No lo permitió…y nunca se arrepintió. Sabía que de alguna manera la persona que había abandonado allí ese gran tesoro quería que alguien lo descubriera. Lo sabía porque los libros no estaban metidos en una bolsa de basura corriente con otros deshechos, estaban en una bolsa abierta para que el viandante pudiera contemplar lo que albergaba, quizás con la esperanza de que fueran rescatados, quizás con la necesidad de limpiar una conciencia intranquila.
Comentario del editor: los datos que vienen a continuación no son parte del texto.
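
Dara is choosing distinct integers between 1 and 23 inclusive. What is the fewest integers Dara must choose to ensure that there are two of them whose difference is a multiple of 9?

Integers whose pairwise differences are multiples of 9 are exactly those sharing a remainder mod 9. The 9 residue classes mod 9 are the pigeonholes.
With 9 integers one could put 1 in each residue class and have no class reach 2.
The 10th integer pushes some class to 2, so 9·1 + 1 = 10.

10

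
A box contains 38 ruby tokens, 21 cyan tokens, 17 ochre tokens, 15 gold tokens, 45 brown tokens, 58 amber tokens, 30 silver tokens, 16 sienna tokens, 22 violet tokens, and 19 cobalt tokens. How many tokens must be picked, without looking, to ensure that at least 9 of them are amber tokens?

232

In the worst case for collecting amber tokens, every non-amber token comes out first.
There are 38 + 21 + 17 + 15 + 45 + 30 + 16 + 22 + 19 = 223 non-amber tokens altogether.
After those, each further token must be amber, so 223 + 9 = 232 draws guarantee 9 amber tokens.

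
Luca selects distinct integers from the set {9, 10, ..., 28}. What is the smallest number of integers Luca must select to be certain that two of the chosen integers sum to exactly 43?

14

Group the elements by complementary pair {x, 43−x}: {15,28}, {16,27}, {17,26}, …, giving 7 two-element pairs and 6 integers whose partner 43−x falls outside [9,28].
Treating each of those 13 groups as a pigeonhole, one can pick one integer per group — 13 integers — with no two summing to 43.
The 14th integer lands in an occupied pair, forcing a sum of 43.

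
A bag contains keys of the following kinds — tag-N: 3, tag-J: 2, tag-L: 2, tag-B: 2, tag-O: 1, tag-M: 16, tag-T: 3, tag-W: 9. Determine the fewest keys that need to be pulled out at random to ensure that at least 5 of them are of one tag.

By pigeonhole, the 8 tags are the holes; the keys drawn are the pigeons.
To avoid 5 of any one tag, the worst case takes at most 4 of each tag, or every key of a tag that has fewer than 4.
That gives 3 + 2 + 2 + 2 + 1 + 4 + 3 + 4 = 21 keys with no tag reaching 5.
The next key forces some tag to 5, so 21 + 1 = 22.

22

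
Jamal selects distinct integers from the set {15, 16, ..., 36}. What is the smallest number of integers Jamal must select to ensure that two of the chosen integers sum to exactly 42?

A set avoiding the sum 42 can contain at most one of each pair {x, 42−x}, plus the 10 elements whose complement lies outside the range or equal to its own complement.
The integers 21, …, 36 (16 of them) are such a set: any two sum to at least 21+22 = 43 > 42.
Pigeonhole: any 17th integer completes one of the 6 pairs, so 17 choices force a sum of 42.

17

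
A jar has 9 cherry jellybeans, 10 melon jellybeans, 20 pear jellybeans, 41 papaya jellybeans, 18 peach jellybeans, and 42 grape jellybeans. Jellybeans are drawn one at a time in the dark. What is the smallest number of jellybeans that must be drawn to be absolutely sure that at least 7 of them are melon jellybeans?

In the worst case for collecting melon jellybeans, every non-melon jellybean comes out first.
There are 9 + 20 + 41 + 18 + 42 = 130 non-melon jellybeans altogether.
After those, each further jellybean must be melon, so 130 + 7 = 137 draws guarantee 7 melon jellybeans.

137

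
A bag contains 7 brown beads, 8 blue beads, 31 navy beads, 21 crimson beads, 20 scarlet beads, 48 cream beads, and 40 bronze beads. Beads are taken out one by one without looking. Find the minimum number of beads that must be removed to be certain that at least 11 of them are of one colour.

By pigeonhole, the 7 colours are the holes; the beads drawn are the pigeons.
To avoid 11 of any one colour, the worst case takes at most 10 of each colour, or every bead of a colour that has fewer than 10.
That gives 7 + 8 + 10 + 10 + 10 + 10 + 10 = 65 beads with no colour reaching 11.
The next bead forces some colour to 11, so 65 + 1 = 66.

66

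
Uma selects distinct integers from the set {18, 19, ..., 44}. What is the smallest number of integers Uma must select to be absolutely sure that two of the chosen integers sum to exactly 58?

17

Two chosen integers sum to 58 exactly when both halves of some pair {x, 58−x} with 18 ≤ x ≤ 58−x ≤ 40 are chosen — 11 such pairs.
The remaining 5 elements (those with no distinct partner in range) can never complete a 58-sum, so the worst case takes all of them and one from each pair: 5 + 11 = 16.
By the pigeonhole principle, the 17th integer has to be the second member of some pair, so 16 + 1 = 17.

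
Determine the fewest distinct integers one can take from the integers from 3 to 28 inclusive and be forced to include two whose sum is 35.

16

A set avoiding the sum 35 can contain at most one of each pair {x, 35−x}, plus the 4 elements whose complement lies outside the range.
The integers 3, …, 17 (15 of them) are such a set: any two sum to at least 3+4 = 7 and at most 16+17 = 33 < 35.
Any 16th integer completes one of the 11 pairs, so 16 choices force a sum of 35.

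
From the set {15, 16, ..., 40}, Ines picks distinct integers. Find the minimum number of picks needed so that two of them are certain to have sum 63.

Two chosen integers sum to 63 exactly when both halves of some pair {x, 63−x} with 23 ≤ x ≤ 63−x ≤ 40 are chosen — 9 such pairs.
The remaining 8 elements (those with no distinct partner in range) can never complete a 63-sum, so the worst case takes all of them and one from each pair: 8 + 9 = 17.
By pigeonhole, the 18th integer has to be the second member of some pair, so 17 + 1 = 18.

18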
Sin dudarlo cogió la bolsa y cargó con ella el resto de la tarde maravillada por su pequeño tesoro, pequeño a los ojos de los demás y enorme para ella. Entre sus palabras rescatadas descubrió con emoción la famosa obra “La Barraca” de Vicente Blasco Ibáñez en una edición de 1953, y no pudo más que preguntarse “¿a quién pertenecería este libro?, ¿disfrutaría de su lectura?¿ qué historias habrá despertado en su imaginación?” pero sobre todo pensó en todas aquellas personas habían estado a punto de perderse la maravillosa historia que escondía el libro si ella no lo hubiera rescatado a tiempo, y por eso supo que hizo bien, muy bien.
Besos
L.I.M.
PD. Espero que os haya gustado la historia. Es real, me pasó a mi cuando tenía unos 18 ó 20 años, no lo recuerdo muy bien. Lo que he querido transmitir es que jamás hay que tirar a la basura un libro porque estarías destruyendo historias que son eternas y permanecen en el tiempo, y además estarías privando a muchos lectores de letras y sensaciones maravillosas.